How to train a many to many LSTM with BPTT

SeanChenxy · January 29, 2018, 2:11pm

Hi everyone, I am learning LSTM. I try official LSTM example as follows:

for epoch in range(300):  # again, normally you would NOT do 300 epochs, it is toy data
    for sentence, tags in training_data:
        # Step 1. Remember that Pytorch accumulates gradients.
        # We need to clear them out before each instance
        model.zero_grad()

        # Also, we need to clear out the hidden state of the LSTM,
        # detaching it from its history on the last instance.
        model.hidden = model.init_hidden()

        # Step 2. Get our inputs ready for the network, that is, turn them into
        # Variables of word indices.
        sentence_in = prepare_sequence(sentence, word_to_ix)
        targets = prepare_sequence(tags, tag_to_ix)

        # Step 3. Run our forward pass.
        tag_scores = model(sentence_in)

        # Step 4. Compute the loss, gradients, and update the parameters by
        #  calling optimizer.step()
        loss = loss_function(tag_scores, targets)
        loss.backward()
        optimizer.step()

However, I have a question about the backpropagation:

loss = loss_function(tag_scores, targets)
loss.backward()
optimizer.step()

These three code lines seem to have nothing to do with sequence step, but I think LSTM needs to be trained with BPTT. Could you tell me the reason? And moreover, I also wonder when BPTT should be applied and how to realize BPTT with Pytorch? Thank you in advance.

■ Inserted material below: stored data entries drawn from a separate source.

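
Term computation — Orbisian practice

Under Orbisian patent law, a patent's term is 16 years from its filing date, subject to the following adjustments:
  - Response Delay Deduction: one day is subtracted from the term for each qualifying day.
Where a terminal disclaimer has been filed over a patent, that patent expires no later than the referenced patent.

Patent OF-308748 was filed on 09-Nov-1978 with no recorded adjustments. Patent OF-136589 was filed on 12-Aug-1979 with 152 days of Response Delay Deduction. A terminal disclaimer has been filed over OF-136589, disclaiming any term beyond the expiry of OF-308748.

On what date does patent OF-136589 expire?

November 9, 1994

Natural term of OF-136589:
  Base: filing + 16 years → 12 August 1995.
  Response Delay Deduction: −152 days → 13 March 1995.
Expiry of referenced patent OF-308748:
  Base: filing + 16 years → 9 November 1994.
Terminal disclaimer: OF-136589 expires on the earlier of 13 March 1995 and 9 November 1994.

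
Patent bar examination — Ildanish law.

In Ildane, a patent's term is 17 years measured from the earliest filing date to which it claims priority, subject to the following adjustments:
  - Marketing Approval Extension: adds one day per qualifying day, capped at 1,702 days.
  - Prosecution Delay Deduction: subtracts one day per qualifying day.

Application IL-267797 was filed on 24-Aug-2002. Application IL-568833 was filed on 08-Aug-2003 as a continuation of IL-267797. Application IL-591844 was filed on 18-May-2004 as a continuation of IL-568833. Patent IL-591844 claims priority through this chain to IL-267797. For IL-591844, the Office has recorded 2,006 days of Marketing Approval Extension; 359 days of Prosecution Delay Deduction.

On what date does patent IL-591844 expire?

2023-04-28

Earliest priority filing: 24 August 2002.
Base term: 24 August 2002 + 17 years → 24 August 2019.
Marketing Approval Extension: 2006 days claimed exceeds the 1702-day cap, so +1702 days → 21 April 2024.
Prosecution Delay Deduction: −359 days → 28 April 2023.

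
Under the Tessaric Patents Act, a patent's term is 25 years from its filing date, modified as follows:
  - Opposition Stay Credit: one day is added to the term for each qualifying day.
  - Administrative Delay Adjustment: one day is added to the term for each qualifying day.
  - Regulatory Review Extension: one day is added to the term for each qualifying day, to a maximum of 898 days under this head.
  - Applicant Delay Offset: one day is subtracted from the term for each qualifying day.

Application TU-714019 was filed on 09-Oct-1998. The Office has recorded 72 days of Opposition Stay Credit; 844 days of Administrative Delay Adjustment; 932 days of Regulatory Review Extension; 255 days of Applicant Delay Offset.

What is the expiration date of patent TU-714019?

Base term: filing date + 25 years → 9 October 2023.
Opposition Stay Credit: +72 days → 20 December 2023.
Administrative Delay Adjustment: +844 days → 12 April 2026.
Regulatory Review Extension: 932 days claimed exceeds the 898-day cap, so +898 days → 26 September 2028.
Applicant Delay Offset: −255 days → 15 January 2028.

2028-01-15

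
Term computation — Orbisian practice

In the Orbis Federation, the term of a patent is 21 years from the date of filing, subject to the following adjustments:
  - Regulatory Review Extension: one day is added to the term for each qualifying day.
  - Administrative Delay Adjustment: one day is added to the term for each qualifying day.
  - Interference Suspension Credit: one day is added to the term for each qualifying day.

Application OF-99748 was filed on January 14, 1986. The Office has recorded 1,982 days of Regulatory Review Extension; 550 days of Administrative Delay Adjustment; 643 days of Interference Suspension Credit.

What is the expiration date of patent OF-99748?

September 24, 2015

Base term: filing date + 21 years → 14 January 2007.
Regulatory Review Extension: +1982 days → 18 June 2012.
Administrative Delay Adjustment: +550 days → 20 December 2013.
Interference Suspension Credit: +643 days → 24 September 2015.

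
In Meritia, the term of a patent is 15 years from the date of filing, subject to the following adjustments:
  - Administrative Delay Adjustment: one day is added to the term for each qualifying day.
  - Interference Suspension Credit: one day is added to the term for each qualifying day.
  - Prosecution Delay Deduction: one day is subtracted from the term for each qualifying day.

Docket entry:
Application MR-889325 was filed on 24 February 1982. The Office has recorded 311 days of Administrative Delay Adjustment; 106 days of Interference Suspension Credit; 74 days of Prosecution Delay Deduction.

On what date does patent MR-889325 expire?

Base term: filing date + 15 years → 24 February 1997.
Administrative Delay Adjustment: +311 days → 1 January 1998.
Interference Suspension Credit: +106 days → 17 April 1998.
Prosecution Delay Deduction: −74 days → 2 February 1998.

1998-02-02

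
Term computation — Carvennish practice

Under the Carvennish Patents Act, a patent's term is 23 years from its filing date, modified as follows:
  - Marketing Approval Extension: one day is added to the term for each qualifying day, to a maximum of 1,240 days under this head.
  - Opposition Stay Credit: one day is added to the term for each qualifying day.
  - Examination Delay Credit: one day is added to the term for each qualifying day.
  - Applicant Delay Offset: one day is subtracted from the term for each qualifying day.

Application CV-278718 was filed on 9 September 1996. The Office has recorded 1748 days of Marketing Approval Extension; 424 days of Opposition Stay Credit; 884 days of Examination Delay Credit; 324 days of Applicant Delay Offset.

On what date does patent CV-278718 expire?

2025-10-11

Base term: filing date + 23 years → 9 September 2019.
Marketing Approval Extension: 1748 days claimed exceeds the 1240-day cap, so +1240 days → 31 January 2023.
Opposition Stay Credit: +424 days → 30 March 2024.
Examination Delay Credit: +884 days → 31 August 2026.
Applicant Delay Offset: −324 days → 11 October 2025.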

jpeg729 · February 2, 2018, 8:14pm

sequence_in contains many timesteps, right? Therefore backpropagation goes right back to the start of sequence_in.

This example does do BPTT without truncation.

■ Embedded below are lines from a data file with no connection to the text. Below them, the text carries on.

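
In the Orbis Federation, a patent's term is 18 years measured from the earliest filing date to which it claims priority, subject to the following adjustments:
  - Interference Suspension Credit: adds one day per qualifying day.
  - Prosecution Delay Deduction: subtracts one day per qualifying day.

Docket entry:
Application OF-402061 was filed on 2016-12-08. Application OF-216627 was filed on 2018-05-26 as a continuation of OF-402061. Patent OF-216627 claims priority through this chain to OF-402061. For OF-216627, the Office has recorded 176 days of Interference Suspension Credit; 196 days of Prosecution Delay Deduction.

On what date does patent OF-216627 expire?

Earliest priority filing: 8 December 2016.
Base term: 8 December 2016 + 18 years → 8 December 2034.
Interference Suspension Credit: +176 days → 2 June 2035.
Prosecution Delay Deduction: −196 days → 18 November 2034.

November 18, 2034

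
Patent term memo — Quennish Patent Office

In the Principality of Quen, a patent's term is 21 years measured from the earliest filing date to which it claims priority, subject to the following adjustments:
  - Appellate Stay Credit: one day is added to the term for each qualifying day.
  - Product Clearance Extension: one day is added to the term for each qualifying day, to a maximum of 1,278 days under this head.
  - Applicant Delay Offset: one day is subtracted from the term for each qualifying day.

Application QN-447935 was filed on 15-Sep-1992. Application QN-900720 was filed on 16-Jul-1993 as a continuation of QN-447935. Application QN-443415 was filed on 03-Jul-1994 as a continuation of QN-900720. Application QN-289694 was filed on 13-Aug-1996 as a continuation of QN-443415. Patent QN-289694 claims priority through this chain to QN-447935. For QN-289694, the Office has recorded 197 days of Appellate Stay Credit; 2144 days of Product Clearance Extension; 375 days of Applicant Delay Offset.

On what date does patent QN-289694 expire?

Earliest priority filing: 15 September 1992.
Base term: 15 September 1992 + 21 years → 15 September 2013.
Appellate Stay Credit: +197 days → 31 March 2014.
Product Clearance Extension: 2144 days claimed exceeds the 1278-day cap, so +1278 days → 29 September 2017.
Applicant Delay Offset: −375 days → 19 September 2016.

September 19, 2016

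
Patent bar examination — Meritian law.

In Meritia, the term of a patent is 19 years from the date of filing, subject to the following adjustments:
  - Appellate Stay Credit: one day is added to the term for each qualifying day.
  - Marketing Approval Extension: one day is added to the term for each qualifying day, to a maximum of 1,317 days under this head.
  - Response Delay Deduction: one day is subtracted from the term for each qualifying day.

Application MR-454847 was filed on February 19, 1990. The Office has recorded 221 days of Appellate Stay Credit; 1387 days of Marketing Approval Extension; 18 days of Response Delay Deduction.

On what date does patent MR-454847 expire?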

lebedov · February 14, 2018, 7:15pm

Doesn’t the initialization of the hidden state at each iteration over the data in the quoted example effectively result in truncated BPTT (compare this posting)?

jpeg729 · February 14, 2018, 7:17pm

Yes, but doesn’t each batch contain entire sentences?

lebedov · February 14, 2018, 7:18pm

Ah, yes - that’s right.

SeanChenxy · March 6, 2018, 1:29pm

Thank you very much!

SeanChenxy · March 7, 2018, 9:16am

So, if I want to do BPTT with truncation for this example, could you tell me how to modify the code？

jpeg729 · March 7, 2018, 10:17am

If each data sample is just one sentence, then it already does as much bptt as it needs.

SeanChenxy · March 7, 2018, 12:01pm

Thank you, but I should express more clearly. This example has done BPTT for a sentence without truncation. However, could you tell me how to realize a BPTT with truncation for this example?

jpeg729 · March 7, 2018, 12:16pm

To do BPTT with truncation you would need to cut the input into subsequences and train on each subsequence, separately but in order. The subsequences need to be fed to the model in order so that the last hidden state from the end of each subsequence is used at the beginning of the next subsequence.

The data input is sentence_in and the corresponding targets are targets.
You would have to split sentence_in and target into corresponding chunks along the sequence dimension.

sentence_parts = torch.split(sentence_in, chunk_size, dim=0)
targets_parts = torch.split(targets, chunk_size, dim=0)

then instead of

model.zero_grad()
model.hidden = model.init_hidden()
tag_scores = model(sentence_in)
loss = loss_function(tag_scores, targets)
loss.backward()
optimizer.step()

you would do

model.hidden = model.init_hidden()
for (sentence_part, targets_part) in zip(sentence_parts, targets_parts):
    model.zero_grad()
    model.hidden[0].detach_()
    model.hidden[1].detach_()
    tag_scores_part = model(sentence_part)
    loss = loss_function(tag_scores_part, targets_part)
    loss.backward()
    optimizer.step()

The calls to .detach_() tell pytorch to stop backpropagating at that point.

SeanChenxy · March 7, 2018, 12:19pm

Great! Thank you again for your help.

wingter · February 10, 2019, 11:24am

From my point of view, the batch_size and sequence_step used in this demo are 1 (i.e., mini_batch) and the length of a sentence, respectively.

In other words, a sentence is a batch (because loss is calculated after each batch) and the loss is propagating back through the whole input of a sentence.

I hope I got the right logic since I’m also a noob playing around with PyTorch.